Let us introduce one major monument of the capital’s neoclassical architecture, Károlyi Palace in Károlyi Mihály Street. This home of the Petőfi Museum of Literature should not be confused with the Károlyi Palace at the Pollack Mihály Square (designed by Miklós Ybl), or the Károlyi Palace under 11 Múzeum Street (by Skalnitzky & Pucher)! Once we will write about them too, but now let's concentrate on the one in Károlyi Street.
The history of the palace can be traced back to the time of liberation from the Turkish occupation: the plot and the palace on it became the property of the Károlyi family in 1768. And things start to get interesting here, because the three acres provided huge opportunity to combine the unique architecture of the imposing manor houses and the characteristic features of an elegant city palace. The U-shaped wigs embraced the baroque style French garden, which is nowadays known as Károlyi garden and operates a public park.
The neoclassical building known today has to be thanked to György Károlyi, who extended and modernized the building by supplying it with its main staircase, modern stables, a library and rich decoration. The palace was well-known at that time for its bright soirees, where even Franz Liszt played the piano. After the uprising and war of independence in 1848-49, Haynau formed his headquarters here and let the count's family to use only a few rooms.
At the beginning of the 20th century, Mihály Károlyi modernized the palace with modern bathrooms, new kitchen equipment and also new garages have been built in place of some stables. By this time, the building looked like nowadays. There is a beautiful balcony above the middle triple gateway; and the pediment is decorated with the coat of arms of the Károlyi family. After crossing the arched entrance, we will get to the red marble staircase, which is decorated with cast iron railing and candelabras. The part above the foyer is ruled by a huge glass roof with ornate iron structure, and the walls are adorned with the Károlyi family’s portrait gallery.
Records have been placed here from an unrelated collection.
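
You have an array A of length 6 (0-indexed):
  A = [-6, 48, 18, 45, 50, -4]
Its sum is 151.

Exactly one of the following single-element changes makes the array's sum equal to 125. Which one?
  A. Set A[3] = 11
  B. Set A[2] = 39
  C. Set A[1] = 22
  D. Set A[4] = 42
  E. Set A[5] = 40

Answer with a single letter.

Answer: C

Derivation:
Option A: A[3] 45->11, delta=-34, new_sum=151+(-34)=117
Option B: A[2] 18->39, delta=21, new_sum=151+(21)=172
Option C: A[1] 48->22, delta=-26, new_sum=151+(-26)=125 <-- matches target
Option D: A[4] 50->42, delta=-8, new_sum=151+(-8)=143
Option E: A[5] -4->40, delta=44, new_sum=151+(44)=195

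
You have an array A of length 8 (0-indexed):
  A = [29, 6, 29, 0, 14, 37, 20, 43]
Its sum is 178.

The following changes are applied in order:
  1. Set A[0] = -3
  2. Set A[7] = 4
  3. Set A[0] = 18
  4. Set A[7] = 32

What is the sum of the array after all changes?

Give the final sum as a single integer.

Initial sum: 178
Change 1: A[0] 29 -> -3, delta = -32, sum = 146
Change 2: A[7] 43 -> 4, delta = -39, sum = 107
Change 3: A[0] -3 -> 18, delta = 21, sum = 128
Change 4: A[7] 4 -> 32, delta = 28, sum = 156

Answer: 156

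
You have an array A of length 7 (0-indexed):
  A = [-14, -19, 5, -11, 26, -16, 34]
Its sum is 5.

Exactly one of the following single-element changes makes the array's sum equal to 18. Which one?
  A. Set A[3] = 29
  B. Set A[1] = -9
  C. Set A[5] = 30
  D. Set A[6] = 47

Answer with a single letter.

Option A: A[3] -11->29, delta=40, new_sum=5+(40)=45
Option B: A[1] -19->-9, delta=10, new_sum=5+(10)=15
Option C: A[5] -16->30, delta=46, new_sum=5+(46)=51
Option D: A[6] 34->47, delta=13, new_sum=5+(13)=18 <-- matches target

Answer: D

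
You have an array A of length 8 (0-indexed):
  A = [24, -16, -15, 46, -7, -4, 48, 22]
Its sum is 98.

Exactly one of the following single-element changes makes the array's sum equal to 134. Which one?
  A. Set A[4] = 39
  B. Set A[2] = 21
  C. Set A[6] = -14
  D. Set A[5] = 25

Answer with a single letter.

Answer: B

Derivation:
Option A: A[4] -7->39, delta=46, new_sum=98+(46)=144
Option B: A[2] -15->21, delta=36, new_sum=98+(36)=134 <-- matches target
Option C: A[6] 48->-14, delta=-62, new_sum=98+(-62)=36
Option D: A[5] -4->25, delta=29, new_sum=98+(29)=127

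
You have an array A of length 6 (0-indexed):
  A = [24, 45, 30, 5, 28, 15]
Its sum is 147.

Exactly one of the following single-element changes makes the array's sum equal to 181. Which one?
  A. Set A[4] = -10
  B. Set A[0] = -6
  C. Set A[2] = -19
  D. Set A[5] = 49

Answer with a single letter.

Answer: D

Derivation:
Option A: A[4] 28->-10, delta=-38, new_sum=147+(-38)=109
Option B: A[0] 24->-6, delta=-30, new_sum=147+(-30)=117
Option C: A[2] 30->-19, delta=-49, new_sum=147+(-49)=98
Option D: A[5] 15->49, delta=34, new_sum=147+(34)=181 <-- matches target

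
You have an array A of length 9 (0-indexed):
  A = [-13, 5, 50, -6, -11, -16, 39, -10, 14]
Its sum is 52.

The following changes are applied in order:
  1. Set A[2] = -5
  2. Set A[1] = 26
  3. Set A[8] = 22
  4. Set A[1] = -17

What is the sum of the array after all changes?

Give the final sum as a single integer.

Answer: -17

Derivation:
Initial sum: 52
Change 1: A[2] 50 -> -5, delta = -55, sum = -3
Change 2: A[1] 5 -> 26, delta = 21, sum = 18
Change 3: A[8] 14 -> 22, delta = 8, sum = 26
Change 4: A[1] 26 -> -17, delta = -43, sum = -17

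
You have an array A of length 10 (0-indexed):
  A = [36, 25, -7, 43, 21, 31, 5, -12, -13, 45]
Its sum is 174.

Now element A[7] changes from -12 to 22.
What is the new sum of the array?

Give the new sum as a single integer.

Old value at index 7: -12
New value at index 7: 22
Delta = 22 - -12 = 34
New sum = old_sum + delta = 174 + (34) = 208

Answer: 208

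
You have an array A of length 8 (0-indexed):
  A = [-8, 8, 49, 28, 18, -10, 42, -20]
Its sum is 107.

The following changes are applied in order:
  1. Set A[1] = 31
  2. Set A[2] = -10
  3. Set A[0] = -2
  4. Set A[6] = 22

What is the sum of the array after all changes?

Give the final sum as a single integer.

Answer: 57

Derivation:
Initial sum: 107
Change 1: A[1] 8 -> 31, delta = 23, sum = 130
Change 2: A[2] 49 -> -10, delta = -59, sum = 71
Change 3: A[0] -8 -> -2, delta = 6, sum = 77
Change 4: A[6] 42 -> 22, delta = -20, sum = 57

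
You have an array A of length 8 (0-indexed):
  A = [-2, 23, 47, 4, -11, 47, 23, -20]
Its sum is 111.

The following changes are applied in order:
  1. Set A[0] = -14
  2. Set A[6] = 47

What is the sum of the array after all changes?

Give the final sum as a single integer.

Answer: 123

Derivation:
Initial sum: 111
Change 1: A[0] -2 -> -14, delta = -12, sum = 99
Change 2: A[6] 23 -> 47, delta = 24, sum = 123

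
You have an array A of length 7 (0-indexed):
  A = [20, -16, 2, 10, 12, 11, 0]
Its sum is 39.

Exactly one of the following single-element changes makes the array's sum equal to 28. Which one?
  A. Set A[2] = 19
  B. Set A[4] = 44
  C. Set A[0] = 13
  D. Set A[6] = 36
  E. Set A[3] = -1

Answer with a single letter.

Option A: A[2] 2->19, delta=17, new_sum=39+(17)=56
Option B: A[4] 12->44, delta=32, new_sum=39+(32)=71
Option C: A[0] 20->13, delta=-7, new_sum=39+(-7)=32
Option D: A[6] 0->36, delta=36, new_sum=39+(36)=75
Option E: A[3] 10->-1, delta=-11, new_sum=39+(-11)=28 <-- matches target

Answer: E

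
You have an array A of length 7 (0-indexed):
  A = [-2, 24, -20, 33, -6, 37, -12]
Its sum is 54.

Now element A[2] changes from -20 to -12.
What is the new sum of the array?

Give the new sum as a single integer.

Answer: 62

Derivation:
Old value at index 2: -20
New value at index 2: -12
Delta = -12 - -20 = 8
New sum = old_sum + delta = 54 + (8) = 62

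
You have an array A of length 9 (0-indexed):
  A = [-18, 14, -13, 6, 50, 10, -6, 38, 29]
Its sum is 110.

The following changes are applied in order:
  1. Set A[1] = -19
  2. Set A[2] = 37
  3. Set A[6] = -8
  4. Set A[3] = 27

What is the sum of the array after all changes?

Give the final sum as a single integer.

Answer: 146

Derivation:
Initial sum: 110
Change 1: A[1] 14 -> -19, delta = -33, sum = 77
Change 2: A[2] -13 -> 37, delta = 50, sum = 127
Change 3: A[6] -6 -> -8, delta = -2, sum = 125
Change 4: A[3] 6 -> 27, delta = 21, sum = 146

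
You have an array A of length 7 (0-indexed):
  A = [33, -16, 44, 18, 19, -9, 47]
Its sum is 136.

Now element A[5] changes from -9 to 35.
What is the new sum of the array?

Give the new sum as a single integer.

Answer: 180

Derivation:
Old value at index 5: -9
New value at index 5: 35
Delta = 35 - -9 = 44
New sum = old_sum + delta = 136 + (44) = 180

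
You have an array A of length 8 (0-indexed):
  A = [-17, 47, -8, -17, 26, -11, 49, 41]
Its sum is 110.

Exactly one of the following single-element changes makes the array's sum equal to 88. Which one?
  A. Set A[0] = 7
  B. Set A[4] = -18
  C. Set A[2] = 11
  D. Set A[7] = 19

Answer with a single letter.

Answer: D

Derivation:
Option A: A[0] -17->7, delta=24, new_sum=110+(24)=134
Option B: A[4] 26->-18, delta=-44, new_sum=110+(-44)=66
Option C: A[2] -8->11, delta=19, new_sum=110+(19)=129
Option D: A[7] 41->19, delta=-22, new_sum=110+(-22)=88 <-- matches target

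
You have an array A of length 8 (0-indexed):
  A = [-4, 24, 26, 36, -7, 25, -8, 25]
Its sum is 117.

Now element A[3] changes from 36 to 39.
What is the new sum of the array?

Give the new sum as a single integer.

Old value at index 3: 36
New value at index 3: 39
Delta = 39 - 36 = 3
New sum = old_sum + delta = 117 + (3) = 120

Answer: 120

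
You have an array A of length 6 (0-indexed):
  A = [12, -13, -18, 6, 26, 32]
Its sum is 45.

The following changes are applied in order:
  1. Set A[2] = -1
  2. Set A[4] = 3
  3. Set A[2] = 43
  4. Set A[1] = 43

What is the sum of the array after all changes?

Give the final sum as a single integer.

Answer: 139

Derivation:
Initial sum: 45
Change 1: A[2] -18 -> -1, delta = 17, sum = 62
Change 2: A[4] 26 -> 3, delta = -23, sum = 39
Change 3: A[2] -1 -> 43, delta = 44, sum = 83
Change 4: A[1] -13 -> 43, delta = 56, sum = 139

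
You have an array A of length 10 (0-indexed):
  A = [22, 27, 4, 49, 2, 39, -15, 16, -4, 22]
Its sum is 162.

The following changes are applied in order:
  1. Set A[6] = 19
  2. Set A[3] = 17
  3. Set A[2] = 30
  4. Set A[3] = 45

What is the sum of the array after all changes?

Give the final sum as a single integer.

Answer: 218

Derivation:
Initial sum: 162
Change 1: A[6] -15 -> 19, delta = 34, sum = 196
Change 2: A[3] 49 -> 17, delta = -32, sum = 164
Change 3: A[2] 4 -> 30, delta = 26, sum = 190
Change 4: A[3] 17 -> 45, delta = 28, sum = 218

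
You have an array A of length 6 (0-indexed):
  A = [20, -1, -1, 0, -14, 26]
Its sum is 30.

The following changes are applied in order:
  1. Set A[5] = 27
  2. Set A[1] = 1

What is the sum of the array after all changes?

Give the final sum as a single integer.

Initial sum: 30
Change 1: A[5] 26 -> 27, delta = 1, sum = 31
Change 2: A[1] -1 -> 1, delta = 2, sum = 33

Answer: 33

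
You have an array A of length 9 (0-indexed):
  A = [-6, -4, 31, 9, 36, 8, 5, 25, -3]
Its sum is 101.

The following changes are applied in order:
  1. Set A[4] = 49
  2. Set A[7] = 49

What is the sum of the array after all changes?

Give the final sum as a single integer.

Answer: 138

Derivation:
Initial sum: 101
Change 1: A[4] 36 -> 49, delta = 13, sum = 114
Change 2: A[7] 25 -> 49, delta = 24, sum = 138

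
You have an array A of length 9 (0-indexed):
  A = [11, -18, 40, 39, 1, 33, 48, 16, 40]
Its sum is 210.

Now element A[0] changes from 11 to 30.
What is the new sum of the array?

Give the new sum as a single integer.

Old value at index 0: 11
New value at index 0: 30
Delta = 30 - 11 = 19
New sum = old_sum + delta = 210 + (19) = 229

Answer: 229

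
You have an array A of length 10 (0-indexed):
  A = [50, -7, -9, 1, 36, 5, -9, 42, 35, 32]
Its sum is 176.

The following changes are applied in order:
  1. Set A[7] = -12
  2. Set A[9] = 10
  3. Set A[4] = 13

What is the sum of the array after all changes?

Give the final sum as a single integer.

Initial sum: 176
Change 1: A[7] 42 -> -12, delta = -54, sum = 122
Change 2: A[9] 32 -> 10, delta = -22, sum = 100
Change 3: A[4] 36 -> 13, delta = -23, sum = 77

Answer: 77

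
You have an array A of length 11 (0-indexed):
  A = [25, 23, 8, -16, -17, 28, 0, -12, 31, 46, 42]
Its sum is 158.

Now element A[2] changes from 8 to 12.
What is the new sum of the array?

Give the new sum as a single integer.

Answer: 162

Derivation:
Old value at index 2: 8
New value at index 2: 12
Delta = 12 - 8 = 4
New sum = old_sum + delta = 158 + (4) = 162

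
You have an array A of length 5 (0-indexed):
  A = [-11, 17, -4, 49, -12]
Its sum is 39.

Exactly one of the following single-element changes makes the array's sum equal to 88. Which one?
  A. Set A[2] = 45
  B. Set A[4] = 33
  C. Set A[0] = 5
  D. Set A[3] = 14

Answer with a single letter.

Answer: A

Derivation:
Option A: A[2] -4->45, delta=49, new_sum=39+(49)=88 <-- matches target
Option B: A[4] -12->33, delta=45, new_sum=39+(45)=84
Option C: A[0] -11->5, delta=16, new_sum=39+(16)=55
Option D: A[3] 49->14, delta=-35, new_sum=39+(-35)=4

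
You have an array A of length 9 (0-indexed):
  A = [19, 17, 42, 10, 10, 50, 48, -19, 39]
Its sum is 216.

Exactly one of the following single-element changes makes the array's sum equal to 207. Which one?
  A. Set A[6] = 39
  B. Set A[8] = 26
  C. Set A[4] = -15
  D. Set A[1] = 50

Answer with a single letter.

Option A: A[6] 48->39, delta=-9, new_sum=216+(-9)=207 <-- matches target
Option B: A[8] 39->26, delta=-13, new_sum=216+(-13)=203
Option C: A[4] 10->-15, delta=-25, new_sum=216+(-25)=191
Option D: A[1] 17->50, delta=33, new_sum=216+(33)=249

Answer: A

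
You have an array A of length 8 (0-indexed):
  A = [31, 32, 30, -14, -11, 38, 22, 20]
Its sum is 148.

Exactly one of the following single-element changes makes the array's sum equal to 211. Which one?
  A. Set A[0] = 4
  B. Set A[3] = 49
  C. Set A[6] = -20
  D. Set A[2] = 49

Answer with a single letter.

Option A: A[0] 31->4, delta=-27, new_sum=148+(-27)=121
Option B: A[3] -14->49, delta=63, new_sum=148+(63)=211 <-- matches target
Option C: A[6] 22->-20, delta=-42, new_sum=148+(-42)=106
Option D: A[2] 30->49, delta=19, new_sum=148+(19)=167

Answer: B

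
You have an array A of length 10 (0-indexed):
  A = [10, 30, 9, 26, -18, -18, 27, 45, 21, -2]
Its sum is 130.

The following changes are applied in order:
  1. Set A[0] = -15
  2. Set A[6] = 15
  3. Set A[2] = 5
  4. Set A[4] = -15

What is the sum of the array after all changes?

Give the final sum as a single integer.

Initial sum: 130
Change 1: A[0] 10 -> -15, delta = -25, sum = 105
Change 2: A[6] 27 -> 15, delta = -12, sum = 93
Change 3: A[2] 9 -> 5, delta = -4, sum = 89
Change 4: A[4] -18 -> -15, delta = 3, sum = 92

Answer: 92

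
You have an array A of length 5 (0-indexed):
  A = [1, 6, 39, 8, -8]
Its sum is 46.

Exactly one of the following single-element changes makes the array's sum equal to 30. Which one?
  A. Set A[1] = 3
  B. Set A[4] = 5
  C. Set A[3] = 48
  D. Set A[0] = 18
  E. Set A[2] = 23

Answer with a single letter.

Option A: A[1] 6->3, delta=-3, new_sum=46+(-3)=43
Option B: A[4] -8->5, delta=13, new_sum=46+(13)=59
Option C: A[3] 8->48, delta=40, new_sum=46+(40)=86
Option D: A[0] 1->18, delta=17, new_sum=46+(17)=63
Option E: A[2] 39->23, delta=-16, new_sum=46+(-16)=30 <-- matches target

Answer: E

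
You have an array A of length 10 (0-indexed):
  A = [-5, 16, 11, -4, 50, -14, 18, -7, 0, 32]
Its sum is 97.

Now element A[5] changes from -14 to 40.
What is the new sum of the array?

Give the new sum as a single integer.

Old value at index 5: -14
New value at index 5: 40
Delta = 40 - -14 = 54
New sum = old_sum + delta = 97 + (54) = 151

Answer: 151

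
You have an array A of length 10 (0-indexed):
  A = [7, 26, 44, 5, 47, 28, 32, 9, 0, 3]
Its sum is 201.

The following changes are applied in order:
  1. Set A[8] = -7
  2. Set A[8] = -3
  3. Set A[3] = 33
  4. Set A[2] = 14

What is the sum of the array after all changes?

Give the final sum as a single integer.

Initial sum: 201
Change 1: A[8] 0 -> -7, delta = -7, sum = 194
Change 2: A[8] -7 -> -3, delta = 4, sum = 198
Change 3: A[3] 5 -> 33, delta = 28, sum = 226
Change 4: A[2] 44 -> 14, delta = -30, sum = 196

Answer: 196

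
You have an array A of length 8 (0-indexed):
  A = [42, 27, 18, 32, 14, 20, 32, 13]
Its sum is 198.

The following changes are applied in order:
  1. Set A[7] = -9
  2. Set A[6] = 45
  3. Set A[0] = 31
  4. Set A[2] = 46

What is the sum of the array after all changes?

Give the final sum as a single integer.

Answer: 206

Derivation:
Initial sum: 198
Change 1: A[7] 13 -> -9, delta = -22, sum = 176
Change 2: A[6] 32 -> 45, delta = 13, sum = 189
Change 3: A[0] 42 -> 31, delta = -11, sum = 178
Change 4: A[2] 18 -> 46, delta = 28, sum = 206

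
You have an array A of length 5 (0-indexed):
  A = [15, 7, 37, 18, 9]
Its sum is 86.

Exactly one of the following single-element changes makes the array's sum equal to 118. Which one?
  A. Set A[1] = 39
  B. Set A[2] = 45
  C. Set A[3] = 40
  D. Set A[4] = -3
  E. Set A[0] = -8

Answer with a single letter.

Answer: A

Derivation:
Option A: A[1] 7->39, delta=32, new_sum=86+(32)=118 <-- matches target
Option B: A[2] 37->45, delta=8, new_sum=86+(8)=94
Option C: A[3] 18->40, delta=22, new_sum=86+(22)=108
Option D: A[4] 9->-3, delta=-12, new_sum=86+(-12)=74
Option E: A[0] 15->-8, delta=-23, new_sum=86+(-23)=63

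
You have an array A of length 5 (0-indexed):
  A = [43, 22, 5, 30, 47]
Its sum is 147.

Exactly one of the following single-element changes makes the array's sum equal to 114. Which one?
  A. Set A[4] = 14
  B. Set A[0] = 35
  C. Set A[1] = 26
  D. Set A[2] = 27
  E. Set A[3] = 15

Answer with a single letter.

Option A: A[4] 47->14, delta=-33, new_sum=147+(-33)=114 <-- matches target
Option B: A[0] 43->35, delta=-8, new_sum=147+(-8)=139
Option C: A[1] 22->26, delta=4, new_sum=147+(4)=151
Option D: A[2] 5->27, delta=22, new_sum=147+(22)=169
Option E: A[3] 30->15, delta=-15, new_sum=147+(-15)=132

Answer: A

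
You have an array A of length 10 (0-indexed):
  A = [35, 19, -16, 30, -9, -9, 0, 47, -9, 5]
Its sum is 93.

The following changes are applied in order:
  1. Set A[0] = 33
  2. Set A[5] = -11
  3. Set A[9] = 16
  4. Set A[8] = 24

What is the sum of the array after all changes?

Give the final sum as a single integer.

Initial sum: 93
Change 1: A[0] 35 -> 33, delta = -2, sum = 91
Change 2: A[5] -9 -> -11, delta = -2, sum = 89
Change 3: A[9] 5 -> 16, delta = 11, sum = 100
Change 4: A[8] -9 -> 24, delta = 33, sum = 133

Answer: 133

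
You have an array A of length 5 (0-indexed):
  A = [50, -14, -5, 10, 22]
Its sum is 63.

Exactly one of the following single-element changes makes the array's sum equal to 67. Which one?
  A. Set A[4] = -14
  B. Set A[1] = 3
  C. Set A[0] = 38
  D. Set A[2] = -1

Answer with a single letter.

Option A: A[4] 22->-14, delta=-36, new_sum=63+(-36)=27
Option B: A[1] -14->3, delta=17, new_sum=63+(17)=80
Option C: A[0] 50->38, delta=-12, new_sum=63+(-12)=51
Option D: A[2] -5->-1, delta=4, new_sum=63+(4)=67 <-- matches target

Answer: D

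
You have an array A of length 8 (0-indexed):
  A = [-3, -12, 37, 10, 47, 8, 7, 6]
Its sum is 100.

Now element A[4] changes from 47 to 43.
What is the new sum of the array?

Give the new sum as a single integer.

Old value at index 4: 47
New value at index 4: 43
Delta = 43 - 47 = -4
New sum = old_sum + delta = 100 + (-4) = 96

Answer: 96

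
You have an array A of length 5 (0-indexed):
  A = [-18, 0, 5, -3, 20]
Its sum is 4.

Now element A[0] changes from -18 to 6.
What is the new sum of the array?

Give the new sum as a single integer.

Old value at index 0: -18
New value at index 0: 6
Delta = 6 - -18 = 24
New sum = old_sum + delta = 4 + (24) = 28

Answer: 28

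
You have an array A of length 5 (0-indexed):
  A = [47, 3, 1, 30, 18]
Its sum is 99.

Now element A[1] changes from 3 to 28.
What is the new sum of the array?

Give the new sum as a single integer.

Old value at index 1: 3
New value at index 1: 28
Delta = 28 - 3 = 25
New sum = old_sum + delta = 99 + (25) = 124

Answer: 124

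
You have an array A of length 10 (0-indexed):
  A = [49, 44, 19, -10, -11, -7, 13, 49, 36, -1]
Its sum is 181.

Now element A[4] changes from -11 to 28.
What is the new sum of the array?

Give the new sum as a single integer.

Old value at index 4: -11
New value at index 4: 28
Delta = 28 - -11 = 39
New sum = old_sum + delta = 181 + (39) = 220

Answer: 220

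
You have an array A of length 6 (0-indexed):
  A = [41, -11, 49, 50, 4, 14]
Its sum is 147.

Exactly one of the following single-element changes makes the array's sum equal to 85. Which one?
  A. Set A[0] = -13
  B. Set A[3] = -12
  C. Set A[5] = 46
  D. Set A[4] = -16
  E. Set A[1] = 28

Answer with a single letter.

Answer: B

Derivation:
Option A: A[0] 41->-13, delta=-54, new_sum=147+(-54)=93
Option B: A[3] 50->-12, delta=-62, new_sum=147+(-62)=85 <-- matches target
Option C: A[5] 14->46, delta=32, new_sum=147+(32)=179
Option D: A[4] 4->-16, delta=-20, new_sum=147+(-20)=127
Option E: A[1] -11->28, delta=39, new_sum=147+(39)=186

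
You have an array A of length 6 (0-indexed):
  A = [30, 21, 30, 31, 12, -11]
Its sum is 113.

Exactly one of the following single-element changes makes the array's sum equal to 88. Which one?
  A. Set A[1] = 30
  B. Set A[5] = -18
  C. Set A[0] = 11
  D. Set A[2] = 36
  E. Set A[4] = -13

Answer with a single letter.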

By now, only five rooms preserved its original design, thanks to the renovation completed in 2000. The most impressive is the five-windowed Grand Hall, where three huge mirrors are glistening above the marble fireplace. The walls of the Grand Hall and the three-windowed white Balcony room located next to it are covered with artificial marble. The original decoration of the next Red salons hasn’t been maintained, the stucco ceiling was destroyed. The mural of the so-called Lotz Hall, that can be seen nowadays, got here later and depicting the Muses.
Fun fact: Although the real estate is owned by the capital since almost 90 years, they had reserved a suite for the Count’s family at the end of the north wing until 1997.